VOXOpini

Kesejahteraan Wartawan dan Kode Etik Jurnalistik

Oleh : Fendri Jaswir, Pemimpin Redaksi VOXindonews
Sabtu, 30 April 2022 07:22 WIB
Fendri Jaswir ketika Safari Jurnalistik

MENJADI wartawan merupakan hak asasi seluruh warga negara. Tidak ada ketentuan yang membatasi hak seseorang untuk menjadi wartawan. Pekerjaan wartawan sendiri sangat berhubungan dengan kepentingan publik karena wartawan adalah bidan sejarah, pengawal kebenaran dan keadilan, pemuka pendapat, pelindung hak-hak pribadi masyarakat, musuh penjahat kemanusiaan seperti koruptor dan politisi busuk.
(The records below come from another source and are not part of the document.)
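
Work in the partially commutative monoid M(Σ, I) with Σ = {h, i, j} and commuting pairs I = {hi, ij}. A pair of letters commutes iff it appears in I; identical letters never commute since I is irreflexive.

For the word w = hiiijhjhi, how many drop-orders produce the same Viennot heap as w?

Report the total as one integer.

0(h) covers ∅
1(i) covers ∅
2(i) covers 1:i
3(i) covers 2:i
4(j) covers 0:h
5(h) covers 4:j
6(j) covers 5:h
7(h) covers 6:j
8(i) covers 3:i
floor of heap: 0:h, 1:i
completions by unplaced set U, small U first (add the entries for U minus each lowest piece of U):
  |U|=1: {7}:1  {8}:1
  |U|=2: {3,8}:1  {6,7}:1  {7,8}:2
  |U|=3: {2,3,8}:1  {3,7,8}:3  {5,6,7}:1  {6,7,8}:3
  |U|=4: {1,2,3,8}:1  {2,3,7,8}:4  {3,6,7,8}:6  {4,5,6,7}:1  {5,6,7,8}:4
  |U|=5: {0,4,5,6,7}:1  {1,2,3,7,8}:5  {2,3,6,7,8}:10  {3,5,6,7,8}:10  {4,5,6,7,8}:5
  |U|=6: {0,4,5,6,7,8}:6  {1,2,3,6,7,8}:15  {2,3,5,6,7,8}:20  {3,4,5,6,7,8}:15
  |U|=7: {0,3,4,5,6,7,8}:21  {1,2,3,5,6,7,8}:35  {2,3,4,5,6,7,8}:35
  start at 0(h): 70
  start at 1(i): 56
sum over floor = 126

126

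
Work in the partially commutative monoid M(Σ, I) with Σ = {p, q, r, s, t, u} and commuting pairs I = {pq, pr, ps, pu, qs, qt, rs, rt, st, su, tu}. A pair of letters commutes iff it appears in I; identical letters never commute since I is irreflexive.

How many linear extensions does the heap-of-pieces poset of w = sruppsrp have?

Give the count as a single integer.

0(s) covers ∅
1(r) covers ∅
2(u) covers 1:r
3(p) covers ∅
4(p) covers 3:p
5(s) covers 0:s
6(r) covers 2:u
7(p) covers 4:p
floor of heap: 0:s, 1:r, 3:p
completions by unplaced set U, small U first (add the entries for U minus each lowest piece of U):
  |U|=1: {5}:1  {6}:1  {7}:1
  |U|=2: {0,5}:1  {2,6}:1  {4,7}:1  {5,6}:2  {5,7}:2  {6,7}:2
  |U|=3: {0,5,6}:3  {0,5,7}:3  {1,2,6}:1  {2,5,6}:3  {2,6,7}:3  {3,4,7}:1  {4,5,7}:3  {4,6,7}:3  {5,6,7}:6
  |U|=4: {0,2,5,6}:6  {0,4,5,7}:6  {0,5,6,7}:12  {1,2,5,6}:4  {1,2,6,7}:4  {2,4,6,7}:6  {2,5,6,7}:12  {3,4,5,7}:4  {3,4,6,7}:4  {4,5,6,7}:12
  |U|=5: {0,1,2,5,6}:10  {0,2,5,6,7}:30  {0,3,4,5,7}:10  {0,4,5,6,7}:30  {1,2,4,6,7}:10  {1,2,5,6,7}:20  {2,3,4,6,7}:10  {2,4,5,6,7}:30  {3,4,5,6,7}:20
  |U|=6: {0,1,2,5,6,7}:60  {0,2,4,5,6,7}:90  {0,3,4,5,6,7}:60  {1,2,3,4,6,7}:20  {1,2,4,5,6,7}:60  {2,3,4,5,6,7}:60
  start at 0(s): 140
  start at 1(r): 210
  start at 3(p): 210
sum over floor = 560

560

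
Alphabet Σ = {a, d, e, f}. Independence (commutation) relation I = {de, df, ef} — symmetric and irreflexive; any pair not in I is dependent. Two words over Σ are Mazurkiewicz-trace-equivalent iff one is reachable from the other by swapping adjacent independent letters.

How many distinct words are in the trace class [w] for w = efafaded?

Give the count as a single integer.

0(e) covers ∅
1(f) covers ∅
2(a) covers 0:e, 1:f
3(f) covers 2:a
4(a) covers 3:f
5(d) covers 4:a
6(e) covers 4:a
7(d) covers 5:d
floor of heap: 0:e, 1:f
completions by unplaced set U, small U first (add the entries for U minus each lowest piece of U):
  |U|=1: {6}:1  {7}:1
  |U|=2: {5,7}:1  {6,7}:2
  |U|=3: {5,6,7}:3
  |U|=4: {4,5,6,7}:3
  |U|=5: {3,4,5,6,7}:3
  |U|=6: {2,3,4,5,6,7}:3
  start at 0(e): 3
  start at 1(f): 3
sum over floor = 6

6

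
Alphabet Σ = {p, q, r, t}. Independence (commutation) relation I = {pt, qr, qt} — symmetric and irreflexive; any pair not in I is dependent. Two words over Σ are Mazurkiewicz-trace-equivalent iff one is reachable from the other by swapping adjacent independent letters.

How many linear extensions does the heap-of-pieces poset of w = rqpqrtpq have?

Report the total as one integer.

14

#0=r has no predecessor
#1=q has no predecessor
#2=p depends on [0:r, 1:q]
#3=q depends on [2:p]
#4=r depends on [2:p]
#5=t depends on [4:r]
#6=p depends on [3:q, 4:r]
#7=q depends on [6:p]
sources: [0:r, 1:q]
N(rest) = Σ N(rest − s) over sources s of rest; N(one piece) = 1:
  size 1 → [5]=1  [7]=1
  size 2 → [5,7]=2  [6,7]=1
  size 3 → [3,6,7]=1  [5,6,7]=3
  size 4 → [3,5,6,7]=4  [4,5,6,7]=3
  size 5 → [3,4,5,6,7]=7
  size 6 → [2,3,4,5,6,7]=7
  first=0(r) contributes 7
  first=1(q) contributes 7
|[w]| = 14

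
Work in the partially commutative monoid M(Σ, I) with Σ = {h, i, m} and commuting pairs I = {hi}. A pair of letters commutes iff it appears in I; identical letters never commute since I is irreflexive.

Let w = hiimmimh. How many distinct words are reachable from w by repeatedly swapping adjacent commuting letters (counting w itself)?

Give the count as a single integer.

3

0(h) covers ∅
1(i) covers ∅
2(i) covers 1:i
3(m) covers 0:h, 2:i
4(m) covers 3:m
5(i) covers 4:m
6(m) covers 5:i
7(h) covers 6:m
floor of heap: 0:h, 1:i
completions by unplaced set U, small U first (add the entries for U minus each lowest piece of U):
  |U|=1: {7}:1
  |U|=2: {6,7}:1
  |U|=3: {5,6,7}:1
  |U|=4: {4,5,6,7}:1
  |U|=5: {3,4,5,6,7}:1
  |U|=6: {0,3,4,5,6,7}:1  {2,3,4,5,6,7}:1
  start at 0(h): 1
  start at 1(i): 2
sum over floor = 3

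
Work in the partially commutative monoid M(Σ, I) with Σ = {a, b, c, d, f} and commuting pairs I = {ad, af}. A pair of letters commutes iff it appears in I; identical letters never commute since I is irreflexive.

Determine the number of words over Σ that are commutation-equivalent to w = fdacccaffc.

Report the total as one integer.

#0=f has no predecessor
#1=d depends on [0:f]
#2=a has no predecessor
#3=c depends on [1:d, 2:a]
#4=c depends on [3:c]
#5=c depends on [4:c]
#6=a depends on [5:c]
#7=f depends on [5:c]
#8=f depends on [7:f]
#9=c depends on [6:a, 8:f]
sources: [0:f, 2:a]
N(rest) = Σ N(rest − s) over sources s of rest; N(one piece) = 1:
  size 1 → [9]=1
  size 2 → [6,9]=1  [8,9]=1
  size 3 → [6,8,9]=2  [7,8,9]=1
  size 4 → [6,7,8,9]=3
  size 5 → [5,6,7,8,9]=3
  size 6 → [4,5,6,7,8,9]=3
  size 7 → [3,4,5,6,7,8,9]=3
  size 8 → [1,3,4,5,6,7,8,9]=3  [2,3,4,5,6,7,8,9]=3
  first=0(f) contributes 6
  first=2(a) contributes 3
|[w]| = 9

9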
Oleh karena itu, dalam melaksanakan tugasnya wartawan harus memiliki kompetensi yang memadai dan disepakati oleh masyarakat pers. Standar kompetensi ini menjadi alat ukur profesionalisme wartawan. Standar kompetensi wartawan diperlukan untuk melindungi kepentingan publik dan hak pribadi masyarakat. Standar ini juga untuk menjaga kehormatan pekerjaan wartawan dan bukan untuk membatasi hak asasi warga negara menjadi wartawan.

Kompetensi wartawan pertama-tama berkaitan dengan kemampuan intelektual dan pengetahuan umum. Di dalam kompetensi wartawan melekat pemahaman tentang pentingnya kemerdekaan berkomunikasi, berbangsa dan bernegara yang demokratis.
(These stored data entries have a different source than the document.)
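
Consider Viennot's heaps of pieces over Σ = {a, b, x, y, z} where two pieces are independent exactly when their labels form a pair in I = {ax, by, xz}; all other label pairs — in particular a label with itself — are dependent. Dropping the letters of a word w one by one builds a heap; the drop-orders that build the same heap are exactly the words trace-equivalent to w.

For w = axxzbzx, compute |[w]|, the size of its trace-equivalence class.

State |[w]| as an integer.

12

piece 0:a — minimal
piece 1:x — minimal
piece 2:x rests on {1:x}
piece 3:z rests on {0:a}
piece 4:b rests on {2:x, 3:z}
piece 5:z rests on {4:b}
piece 6:x rests on {4:b}
minimal pieces: {0:a, 1:x}
ways to finish when only these pieces remain (= sum over removing one remaining piece with nothing left below it):
  1 left: {5}→1  {6}→1
  2 left: {5,6}→2
  3 left: {4,5,6}→2
  4 left: {2,4,5,6}→2  {3,4,5,6}→2
  5 left: {0,3,4,5,6}→2  {1,2,4,5,6}→2  {2,3,4,5,6}→4
  placing 0:a first → 6 extensions
  placing 1:x first → 6 extensions
total linear extensions = 12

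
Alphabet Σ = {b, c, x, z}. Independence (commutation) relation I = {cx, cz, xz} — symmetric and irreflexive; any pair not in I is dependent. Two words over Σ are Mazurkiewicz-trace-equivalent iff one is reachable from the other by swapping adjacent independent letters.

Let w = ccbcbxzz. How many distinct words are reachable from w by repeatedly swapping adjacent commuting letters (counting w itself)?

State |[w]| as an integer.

piece 0:c — minimal
piece 1:c rests on {0:c}
piece 2:b rests on {1:c}
piece 3:c rests on {2:b}
piece 4:b rests on {3:c}
piece 5:x rests on {4:b}
piece 6:z rests on {4:b}
piece 7:z rests on {6:z}
minimal pieces: {0:c}
ways to finish when only these pieces remain (= sum over removing one remaining piece with nothing left below it):
  1 left: {5}→1  {7}→1
  2 left: {5,7}→2  {6,7}→1
  3 left: {5,6,7}→3
  4 left: {4,5,6,7}→3
  5 left: {3,4,5,6,7}→3
  6 left: {2,3,4,5,6,7}→3
  placing 0:c first → 3 extensions

3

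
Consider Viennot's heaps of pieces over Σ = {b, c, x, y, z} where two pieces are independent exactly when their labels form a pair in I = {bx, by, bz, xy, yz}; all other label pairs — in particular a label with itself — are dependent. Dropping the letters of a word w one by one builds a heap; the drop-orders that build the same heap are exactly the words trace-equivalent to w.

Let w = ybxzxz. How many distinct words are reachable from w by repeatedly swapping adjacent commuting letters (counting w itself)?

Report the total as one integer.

#0=y has no predecessor
#1=b has no predecessor
#2=x has no predecessor
#3=z depends on [2:x]
#4=x depends on [3:z]
#5=z depends on [4:x]
sources: [0:y, 1:b, 2:x]
N(rest) = Σ N(rest − s) over sources s of rest; N(one piece) = 1:
  size 1 → [0]=1  [1]=1  [5]=1
  size 2 → [0,1]=2  [0,5]=2  [1,5]=2  [4,5]=1
  size 3 → [0,1,5]=6  [0,4,5]=3  [1,4,5]=3  [3,4,5]=1
  size 4 → [0,1,4,5]=12  [0,3,4,5]=4  [1,3,4,5]=4  [2,3,4,5]=1
  first=0(y) contributes 5
  first=1(b) contributes 5
  first=2(x) contributes 20
|[w]| = 30

30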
Kompetensi wartawan meliputi kemampuan memahami etika dan hukum pers, konsepsi berita, penyusunan dan penyuntingan berita, serta bahasa. Dalam hal yang terakhir ini juga menyangkut kemahiran melakukannya, seperti juga kemampuan bersifat teknis sebagai wartawan profesional, yaitu mencari, memperoleh, menyimpan, memiliki, mengolah, serta membuat dan menyiarkan berita.

Dalam kaitan profesionalisme itu, wartawan Indonesia wajib menaati Undang-undang Republik Indonesia Nomor 40 Tahun 1999 tentang Pers. Undang-undang ini dibuat agar pers nasional dapat melaksanakan asas, fungsi, hak, kewajiban, dan peranannya dengan sebaik-baiknya berdasarkan kemerdekaan pers yang profesional.

Pasal 7 Ayat (2) Undang-undang Nomor 40 Tahun 1999 ini menegaskan wartawan memiliki dan menaati Kode Etik Jurnalistik. Dewan Pers sebagai lembaga independen yang mengembangkan kemerdekaan pers dan meningkatkan kehidupan pers nasional, telah membuat Kode Etik Jurnalistik berdasarkan Surat Keputusan Dewan Pers Nomor : 03/SK-DP/III/2006 tertanggal 24 Maret 2006 dan disahkan melalui Peraturan Dewan Pers Nomor : 6/Peraturan-DP/V/2008 tertanggal 12 Mei 2008. Kode Etik Jurnalistik ini terdiri dari 11 Pasal.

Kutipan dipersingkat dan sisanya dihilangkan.